T-Mobile US's Is a Profitable Business

If you are looking to make TMUS a long term investment, it's essential that you understand the viability of its business through a study of its margins. Gross margins tell you how much the company makes in profit when only the costs directly related to producing the goods or delivering the service are taken into account. Operating margins, on the other hand, factor in overhead costs so they tell you how effectively T-Mobile US is run.

T-Mobile US's Gross Margins

Date Reported Revenue ($ k) Cost of Revenue ($ k) Gross Margins (%) YoY Growth (%)
2022-12-31 79,571,000 36,206,000 54.5 0.35
2021-12-31 80,118,000 36,605,000 54.31 -7.43
2020-12-31 68,397,000 28,266,000 58.67 -0.29
2019-12-31 44,998,000 18,521,000 58.84 n/a

T-Mobile US's Operating Margins

Date Reported Total Revenue ($ k) Operating Expenses ($ k) Operating Margins (%) YoY Growth (%)
2022-12-31 79,571,000 35,258,000 10.19 18.49
2021-12-31 80,118,000 36,621,000 8.6 -16.59
2020-12-31 68,397,000 33,077,000 10.31 -18.95
2019-12-31 44,998,000 20,755,000 12.72 n/a

T-Mobile US's cost of revenue is growing at a rate of 18.2% in contrast to 14.2% for operating expenses. Sales revenues, on the other hand, have experienced a 15.3% growth rate. As a result, the average gross margins growth is -1.9 and the average operating margins growth rate is -5.4, with coefficients of variability of 4.4% and 16.3% respectively.

T-Mobile US Benefits From Positive Market Signals

The market sentiment regarding T-Mobile US is overwhelmingly positive. The stock has an average rating of buy and target prices ranging from $205.11 to $134.92. TMUS is trading -14.05% away from its target price of $162.26. 4.9% of the company's shares are tied to short positions, and 43.2% of the shares are held by institutional investors.

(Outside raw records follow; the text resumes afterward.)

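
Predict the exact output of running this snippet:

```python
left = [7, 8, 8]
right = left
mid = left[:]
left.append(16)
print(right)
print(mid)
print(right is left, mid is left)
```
[7, 8, 8, 16]
[7, 8, 8]
True False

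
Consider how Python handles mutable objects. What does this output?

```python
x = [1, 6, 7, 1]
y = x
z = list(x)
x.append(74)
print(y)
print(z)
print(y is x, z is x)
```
[1, 6, 7, 1, 74]
[1, 6, 7, 1]
True False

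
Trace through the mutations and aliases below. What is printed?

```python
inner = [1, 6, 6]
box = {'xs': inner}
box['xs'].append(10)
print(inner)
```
[1, 6, 6, 10]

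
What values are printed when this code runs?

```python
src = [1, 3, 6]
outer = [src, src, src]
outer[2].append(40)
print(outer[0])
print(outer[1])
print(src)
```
[1, 3, 6, 40]
[1, 3, 6, 40]
[1, 3, 6, 40]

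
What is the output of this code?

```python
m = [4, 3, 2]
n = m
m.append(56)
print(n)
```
[4, 3, 2, 56]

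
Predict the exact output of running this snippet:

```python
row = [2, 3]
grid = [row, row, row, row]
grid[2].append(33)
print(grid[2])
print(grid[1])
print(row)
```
[2, 3, 33]
[2, 3, 33]
[2, 3, 33]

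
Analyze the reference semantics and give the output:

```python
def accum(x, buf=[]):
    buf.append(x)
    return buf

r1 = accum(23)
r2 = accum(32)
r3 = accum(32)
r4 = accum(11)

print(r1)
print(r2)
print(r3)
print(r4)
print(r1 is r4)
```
[23, 32, 32, 11]
[23, 32, 32, 11]
[23, 32, 32, 11]
[23, 32, 32, 11]
True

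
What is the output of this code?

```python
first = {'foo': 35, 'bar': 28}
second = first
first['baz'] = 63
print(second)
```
{'foo': 35, 'bar': 28, 'baz': 63}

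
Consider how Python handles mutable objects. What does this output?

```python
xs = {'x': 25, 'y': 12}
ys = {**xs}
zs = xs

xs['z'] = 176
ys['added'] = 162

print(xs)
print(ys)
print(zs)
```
{'x': 25, 'y': 12, 'z': 176}
{'x': 25, 'y': 12, 'added': 162}
{'x': 25, 'y': 12, 'z': 176}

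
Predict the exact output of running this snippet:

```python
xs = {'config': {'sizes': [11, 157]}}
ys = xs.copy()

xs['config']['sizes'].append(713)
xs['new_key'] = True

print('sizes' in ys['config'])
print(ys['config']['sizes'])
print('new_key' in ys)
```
True
[11, 157, 713]
False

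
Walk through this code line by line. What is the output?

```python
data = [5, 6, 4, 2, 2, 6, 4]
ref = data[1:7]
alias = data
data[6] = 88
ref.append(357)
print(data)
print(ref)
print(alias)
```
[5, 6, 4, 2, 2, 6, 88]
[6, 4, 2, 2, 6, 4, 357]
[5, 6, 4, 2, 2, 6, 88]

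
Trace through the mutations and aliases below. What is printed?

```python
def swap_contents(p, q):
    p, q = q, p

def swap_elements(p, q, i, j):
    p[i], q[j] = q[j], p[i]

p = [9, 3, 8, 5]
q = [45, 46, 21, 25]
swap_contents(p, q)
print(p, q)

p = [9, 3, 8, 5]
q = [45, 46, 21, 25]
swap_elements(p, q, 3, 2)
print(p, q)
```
[9, 3, 8, 5] [45, 46, 21, 25]
[9, 3, 8, 21] [45, 46, 5, 25]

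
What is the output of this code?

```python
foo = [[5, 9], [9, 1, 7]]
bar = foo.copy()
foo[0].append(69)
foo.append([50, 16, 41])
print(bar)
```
[[5, 9, 69], [9, 1, 7]]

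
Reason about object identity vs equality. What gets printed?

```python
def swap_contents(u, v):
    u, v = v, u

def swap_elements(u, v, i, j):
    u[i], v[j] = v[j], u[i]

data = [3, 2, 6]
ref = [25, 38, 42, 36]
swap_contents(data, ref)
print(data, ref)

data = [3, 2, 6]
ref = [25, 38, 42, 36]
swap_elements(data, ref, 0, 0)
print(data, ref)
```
[3, 2, 6] [25, 38, 42, 36]
[25, 2, 6] [3, 38, 42, 36]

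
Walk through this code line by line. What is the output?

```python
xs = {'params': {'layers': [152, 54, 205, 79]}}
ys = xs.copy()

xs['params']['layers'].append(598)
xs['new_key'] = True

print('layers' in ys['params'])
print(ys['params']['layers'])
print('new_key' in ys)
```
True
[152, 54, 205, 79, 598]
False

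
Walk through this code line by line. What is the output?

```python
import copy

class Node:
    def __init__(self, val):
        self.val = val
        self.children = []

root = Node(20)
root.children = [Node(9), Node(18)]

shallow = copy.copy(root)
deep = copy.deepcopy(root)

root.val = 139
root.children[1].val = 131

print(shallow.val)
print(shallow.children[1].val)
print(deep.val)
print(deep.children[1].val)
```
20
131
20
18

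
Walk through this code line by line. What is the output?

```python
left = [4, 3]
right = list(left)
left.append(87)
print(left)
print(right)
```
[4, 3, 87]
[4, 3]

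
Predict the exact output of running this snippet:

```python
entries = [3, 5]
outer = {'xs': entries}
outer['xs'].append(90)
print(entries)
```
[3, 5, 90]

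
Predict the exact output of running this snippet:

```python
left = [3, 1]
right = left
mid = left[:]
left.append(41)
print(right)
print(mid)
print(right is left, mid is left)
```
[3, 1, 41]
[3, 1]
True False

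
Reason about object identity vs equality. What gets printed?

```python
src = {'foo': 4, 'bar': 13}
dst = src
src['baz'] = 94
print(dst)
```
{'foo': 4, 'bar': 13, 'baz': 94}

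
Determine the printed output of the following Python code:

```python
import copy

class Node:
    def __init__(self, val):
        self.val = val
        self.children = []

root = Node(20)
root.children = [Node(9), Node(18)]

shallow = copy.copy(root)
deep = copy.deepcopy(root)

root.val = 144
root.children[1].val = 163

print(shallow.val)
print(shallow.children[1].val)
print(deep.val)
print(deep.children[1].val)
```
20
163
20
18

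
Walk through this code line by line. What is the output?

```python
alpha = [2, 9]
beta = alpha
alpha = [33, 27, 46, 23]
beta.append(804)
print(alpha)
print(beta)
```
[33, 27, 46, 23]
[2, 9, 804]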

Date Reported Holder Percentage Shares Value
2023-03-31 Vanguard Group, Inc. (The) 4% 49,068,313 $6,842,821,679
2023-03-31 Blackrock Inc. 4% 41,982,922 $5,854,728,464
2023-03-31 Softbank Group Corporation 3% 39,771,809 $5,546,377,696
2023-03-31 Price (T.Rowe) Associates Inc 3% 32,746,412 $4,566,650,945
2023-03-31 State Street Corporation 2% 23,859,081 $3,327,268,184
2023-03-31 FMR, LLC 2% 21,481,405 $2,995,689,373
2022-12-31 Norges Bank Investment Management 2% 20,010,302 $2,790,536,702
2023-03-31 Royal Bank of Canada 1% 12,233,343 $1,706,000,870
2023-03-31 Geode Capital Management, LLC 1% 12,063,727 $1,682,347,070
2023-03-31 Dodge & Cox Inc 1% 11,126,724 $1,551,677,315
The above analysis is intended for educational purposes only and was performed on the basis of publicly available data. It is not to be construed as a recommendation to buy or sell any security. Any buy, sell, or other recommendations mentioned in the article are direct quotations of consensus recommendations from the analysts covering the stock, and do not represent the opinions of Market Inference or its writers. Past performance, accounting data, and inferences about market position and corporate valuation are not reliable indicators of future price movements. Market Inference does not provide financial advice. Investors should conduct their own review and analysis of any company of interest before making an investment decision.